|
'Suspicious' fire guts 50 Cent-owned home in Dix Hills
A raging fire that one fire official called "definitely suspicious" gutted a Dix Hills home owned by the Grammy-nominated rapper 50 Cent Friday morning, sending six people inside the house to the hospital.
An eyewitness told Newsday that among the injured, all of whom suffered smoke inhalation according to fire officials, were 50 Cent's ex-girlfriend, Shaniqua Tompkins, and their 10-year-old son, Marquise.
"She was all right," eyewitness Frank Hoyte, a Newsday employee, said, adding: "But she was angry."
He said Tompkins was standing outside the home as it burned. Two young boys, one of them Marquise, two teenage girls and "an older woman" were also standing with Tompkins, Hoyte said.
One of the first firefighters to arrive on the scene told Newsday the fire was suspicious. "I would say there is a strong -- a strong, strong -- possibility that it is suspicious," Dix Hills Fire Department Chief Larry Feld said.
Asked why he believed the fire was suspicious, Feld told Newsday: "The rapid movement of the fire. The volume of the fire . . . It was engulfed. The home was totally gutted."
The home at 2 Sandra Drive, purchased by the rapper in January 2007 for a reported $1.4 million, is one of the largest in Dix Hills -- and has been at the center of a lawsuit between 50 Cent and Tompkins. The 32-year-old rapper, whose real name is Curtis Jackson, last month tried to evict Tompkins and their son from the home unless she paid him $4,500 a month in rent.
In turn, Tompkins filed a lawsuit against Jackson in State Supreme Court in Manhattan, claiming "breach of contract" and charging that the rapper had promised to put all or part of the house in her name.
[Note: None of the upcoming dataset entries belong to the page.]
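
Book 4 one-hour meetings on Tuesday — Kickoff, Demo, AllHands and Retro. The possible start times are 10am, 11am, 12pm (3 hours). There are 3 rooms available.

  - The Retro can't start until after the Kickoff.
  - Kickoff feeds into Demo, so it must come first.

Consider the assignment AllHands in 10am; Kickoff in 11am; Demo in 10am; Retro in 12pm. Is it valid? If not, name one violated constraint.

The Retro can't start until after the Kickoff — holds.
Kickoff feeds into Demo, so it must come first — violated.
There are 3 rooms available — holds.

No — it violates: Kickoff feeds into Demo, so it must come first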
Contacted early Friday, the attorney representing Tompkins, Paul Catsandonis, said he had not heard about the fire -- and would not confirm if Tompkins and her son still lived in the home or had moved.
"I can't comment right now," Catsandonis told Newsday.
An attorney for 50 Cent could not be reached for comment early on Friday.
The fire was reported at 5 a.m., according to Suffolk County Police and fire officials.
Firefighters from Dix Hills, Deer Park, Greenlawn, Commack and Melville responded to the blaze. The fire chief, Feld, told Newsday that all six people from inside the home were transported to Huntington Hospital by volunteers from the Commack and Huntington ambulance corps.
Police and fire officials also told Newsday that investigators from the Suffolk County Arson Squad and the Suffolk Fire Marshal's office are at the fire scene, investigating the cause of the blaze.
"The fire was huge, I mean huge," next-door neighbor Debra Lotz said. "I watched the whole fire from our pool . . . It burned down to the ground."
The fire caused officials to close down nearby Route 231 at Vanderbilt Parkway.
In April, Katsandonis told Newsday that Tompkins and her son had until May 1 to live in the house. He said that the rapper had said "if we give him one month's rent, he will allow them to stay until the end of the school year."
The home is located on one acre and has six bedrooms, five baths, a heated four-car garage and a pool. Last month, Katsandonis told Newsday that the rapper, who was shot outside his grandmother's Queens home in 2000, told Tompkins he wanted her and their son in a safe and secure location.